Balanced Sets of Vectors
Definition: Let $E$ be a vector space. A subset $A \subseteq E$ is a Balanced Set if for all $\lambda \in \mathbf{F}$ with $|\lambda| \leq 1$, $\lambda x \in A$. |
Equivalently, $A \subseteq E$ is a balanced set if $\lambda A \subseteq A$ for all $\lambda \in \mathbf{F}$ with $|\lambda| \leq 1$.

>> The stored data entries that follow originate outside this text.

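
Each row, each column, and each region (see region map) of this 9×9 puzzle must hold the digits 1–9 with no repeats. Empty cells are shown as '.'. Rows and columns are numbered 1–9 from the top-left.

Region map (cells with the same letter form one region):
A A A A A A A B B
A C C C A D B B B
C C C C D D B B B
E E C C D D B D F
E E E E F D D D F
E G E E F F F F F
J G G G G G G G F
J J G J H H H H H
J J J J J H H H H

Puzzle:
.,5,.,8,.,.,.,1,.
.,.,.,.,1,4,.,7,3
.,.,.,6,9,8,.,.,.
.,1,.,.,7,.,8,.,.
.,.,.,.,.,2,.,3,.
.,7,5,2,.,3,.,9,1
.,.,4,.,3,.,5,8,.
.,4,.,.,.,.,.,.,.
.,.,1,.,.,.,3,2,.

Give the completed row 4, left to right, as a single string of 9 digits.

319476852

R2C4 = 5 (hidden single in row 2).
R3C1 = 1 (hidden single in row 3).
R3C3 = 7 (hidden single in row 3).
R3C2 = 3 (hidden single in row 3).
R4C1 = 3: in row 4, 3 can only go here (every other open cell in that row sees a 3).
R1C3 = 3 (hidden single in row 1).
R5C7 = 1 (hidden single in row 5).
R8C6 = 1 (hidden single in row 8).
R8C4 = 3 (hidden single in row 8).
R7C4 = 1 (hidden single in row 7).
R9C9 = 4 (hidden single in row 9).
R4C4 = 4: in row 4, 4 can only go here (every other open cell in that row sees a 4).
R4C3 = 9: in row 4, 9 can only go here (every other open cell in that row sees a 9).
R4C9 = 2: in row 4, 2 can only go here (every other open cell in that row sees a 2).
R3C9 = 5 (sole candidate).
R3C8 = 4 (sole candidate).
R3C7 = 2 (sole candidate).
R5C5 = 5 (hidden single in row 5).
R5C1 = 4 (hidden single in row 5).
R1C5 = 2 (hidden single in column 5).
R1C7 = 4 (hidden single in row 1).
R6C7 = 6 (sole candidate).
R7C9 = 7 (sole candidate).
R2C7 = 9 (sole candidate).
R5C9 = 8 (sole candidate).
R6C1 = 8 (sole candidate).
R6C5 = 4 (sole candidate).
R8C7 = 7 (sole candidate).
R1C9 = 6 (sole candidate).
R2C1 = 6 (sole candidate).
R5C3 = 6 (sole candidate).
R8C3 = 2 (sole candidate).
R8C9 = 9 (sole candidate).
R2C3 = 8 (sole candidate).
R5C2 = 9 (sole candidate).
R5C4 = 7 (sole candidate).
R7C2 = 6 (sole candidate).
R7C6 = 9 (sole candidate).
R8C1 = 5 (sole candidate).
R8C8 = 6 (sole candidate).
R9C2 = 8 (sole candidate).
R9C4 = 9 (sole candidate).
R9C5 = 6 (sole candidate).
R9C6 = 5 (sole candidate).
R1C6 = 7 (sole candidate).
R2C2 = 2 (sole candidate).
R4C6 = 6: row 4 has {1,2,3,4,7,8,9}; col 6 has {1,2,3,4,5,7,8,9}; region has {1,2,3,4,7,8,9} → only 6 remains.
R4C8 = 5: row 4 has {1,2,3,4,6,7,8,9}; col 8 has {1,2,3,4,6,7,8,9}; region has {1,2,3,4,6,7,8,9} → only 5 remains.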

Proposition 4: Let $E$ be a vector space. Then: (1) If $M$ is a nonempty balanced subset of $E$ then $o \in M$. (2) If $\{ M_i : i \in I \}$ is a collection of balanced subsets of $E$, then $\bigcup_{i \in I} M_i$ is a balanced set. (3) If $\{ M_i : i \in I \}$ is a collection of balanced subsets of $E$, then $\bigcap_{i \in I} M_i$ is a balanced set. |
- Proof of (1): If $M$ is a nonempty, take $x \in M$. Then, since $M$ is balanced, for $\lambda = 0$, $\lambda x = 0x = o \in M$. $\blacksquare$
- Proof of (2): Let $\{ M_i : i \in I \}$ be a collection of balanced subsets of $E$ and let $M := \bigcup_{i \in I} M_i$. Let $\lambda \in \mathbf{F}$ be such that $|\lambda| \leq 1$. If $x \in M$ then $x \in M_i$ for some $i \in I$. Since $M_i$ is balanced, $\lambda x \in M_i$. But $M_i \subseteq M$, so $\lambda x \in M$. Thus $\bigcup_{i \in I} M_i$ is a balanced set. $\blacksquare$
- Proof of (3): Let $\{ M_i : i \in I \}$ be a collection of balanced subsets of $E$ and let $M := \bigcap_{i \in I} M_i$. Let $\lambda \in \mathbf{F}$ be such that $|\lambda| \leq 1$. If $x \in M$ then $x \in M_i$ for all $i \in I$. Since each $M_i$ is balanced, $\lambda x \in M_i$ for all $i \in I$. So $\lambda x \in M$. Thus $\bigcap_{i \in I} M_i$ is a balanced set. $\blacksquare$
Proposition 5: Let $E$ be a vector space and let $A, B \subseteq E$. If $A$ and $B$ are balanced then $A + B$ is balanced. |
- Proof: See the page on Absolutely Convex Sets of Vectors.